Lincoln's favorite thing in the world is a game called Trampoline Monster. It's pretty complicated, but I'll try to explain it to you using small words. It's a game where I get on the trampoline, act like a monster, and eat them. I bounce as hard as I can, and as soon as one of them falls I pounce. My favorite thing is hearing Lincoln ask me to play trampoline monster 8 times a day. It's usually the first words out of his mouth when he wakes up.


Then a bunch of stuff like this happens:

I title this photo collection "Grant Didn't Know Cara Was Going To Take Pictures And Shouldn't Have Worn a White Shirt."
Also, "Thighs."

You might notice Wyatt is into finger guns. And posing for cameras.

Happy Baby.


True story: Wyatt grabbed my hand and flung it down, right into Jet's eye. Jet didn't cry, he was too shocked and felt so betrayed. And don't worry, I am not even flexing my abs in this picture.

Jet loves the trampoline too, but we don't always let him on. So he passes the time by scrounging for food.

"It is important in a young child's life to learn what is and isn't good for eating through unsupervised experimentation."          - page 8

What'd you learn, Jet!?
Wyatt in particular is getting pretty good at this bouncing thing. When we play Trampoline Monster, the rule is if he does a flip, the monster falls down. Lincoln is trying his best too.

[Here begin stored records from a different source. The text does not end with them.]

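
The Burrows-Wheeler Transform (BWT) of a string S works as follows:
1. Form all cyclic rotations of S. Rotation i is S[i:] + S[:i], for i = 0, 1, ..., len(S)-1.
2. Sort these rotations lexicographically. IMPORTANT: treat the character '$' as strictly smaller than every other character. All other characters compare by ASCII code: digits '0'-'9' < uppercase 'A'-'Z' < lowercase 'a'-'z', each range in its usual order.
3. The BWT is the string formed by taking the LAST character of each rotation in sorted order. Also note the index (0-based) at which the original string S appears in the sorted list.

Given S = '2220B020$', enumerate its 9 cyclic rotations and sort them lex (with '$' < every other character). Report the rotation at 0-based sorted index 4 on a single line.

All 9 rotations (rotation i = S[i:]+S[:i]):
  rot[0] = 2220B020$
  rot[1] = 220B020$2
  rot[2] = 20B020$22
  rot[3] = 0B020$222
  rot[4] = B020$2220
  rot[5] = 020$2220B
  rot[6] = 20$2220B0
  rot[7] = 0$2220B02
  rot[8] = $2220B020
Sorted (with $ < everything):
  sorted[0] = $2220B020
  sorted[1] = 0$2220B02
  sorted[2] = 020$2220B
  sorted[3] = 0B020$222
  sorted[4] = 20$2220B0
  sorted[5] = 20B020$22
  sorted[6] = 220B020$2
  sorted[7] = 2220B020$
  sorted[8] = B020$2220
sorted[4] = 20$2220B0

Answer: 20$2220B0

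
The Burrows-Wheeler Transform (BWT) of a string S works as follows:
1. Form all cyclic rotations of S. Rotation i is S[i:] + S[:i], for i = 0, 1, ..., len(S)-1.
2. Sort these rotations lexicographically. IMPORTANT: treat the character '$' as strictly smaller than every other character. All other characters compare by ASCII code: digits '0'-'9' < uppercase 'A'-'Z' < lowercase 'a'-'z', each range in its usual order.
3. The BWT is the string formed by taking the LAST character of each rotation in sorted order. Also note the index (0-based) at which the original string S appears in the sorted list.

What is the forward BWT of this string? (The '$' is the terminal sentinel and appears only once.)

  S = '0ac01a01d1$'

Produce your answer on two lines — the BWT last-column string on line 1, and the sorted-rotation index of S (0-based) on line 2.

All 11 rotations (rotation i = S[i:]+S[:i]):
  rot[0] = 0ac01a01d1$
  rot[1] = ac01a01d1$0
  rot[2] = c01a01d1$0a
  rot[3] = 01a01d1$0ac
  rot[4] = 1a01d1$0ac0
  rot[5] = a01d1$0ac01
  rot[6] = 01d1$0ac01a
  rot[7] = 1d1$0ac01a0
  rot[8] = d1$0ac01a01
  rot[9] = 1$0ac01a01d
  rot[10] = $0ac01a01d1
Sorted (with $ < everything):
  sorted[0] = $0ac01a01d1  (last char: '1')
  sorted[1] = 01a01d1$0ac  (last char: 'c')
  sorted[2] = 01d1$0ac01a  (last char: 'a')
  sorted[3] = 0ac01a01d1$  (last char: '$')
  sorted[4] = 1$0ac01a01d  (last char: 'd')
  sorted[5] = 1a01d1$0ac0  (last char: '0')
  sorted[6] = 1d1$0ac01a0  (last char: '0')
  sorted[7] = a01d1$0ac01  (last char: '1')
  sorted[8] = ac01a01d1$0  (last char: '0')
  sorted[9] = c01a01d1$0a  (last char: 'a')
  sorted[10] = d1$0ac01a01  (last char: '1')
Last column: 1ca$d0010a1
Original string S is at sorted index 3

Answer: 1ca$d0010a1
3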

Wyatt is way better at this stuff now than I ever was. Flips are scary!! Your feet are above your head!! The good news is, now when he asks me to do a flip, I can say "I'm too old, I'll hurt myself." It's not even a lie!!

I have one last video. It's of Cara jumping with the boys, seeing that I am filming her, and then awkwardly trying to look modest. I'm not going to share it, you sickos, but I want to remind her that I have it because holy cow is it funny.

Thanks for reading!

Everyone's mood: bouncy
Listening to: Nothing, actually. Kind of weird.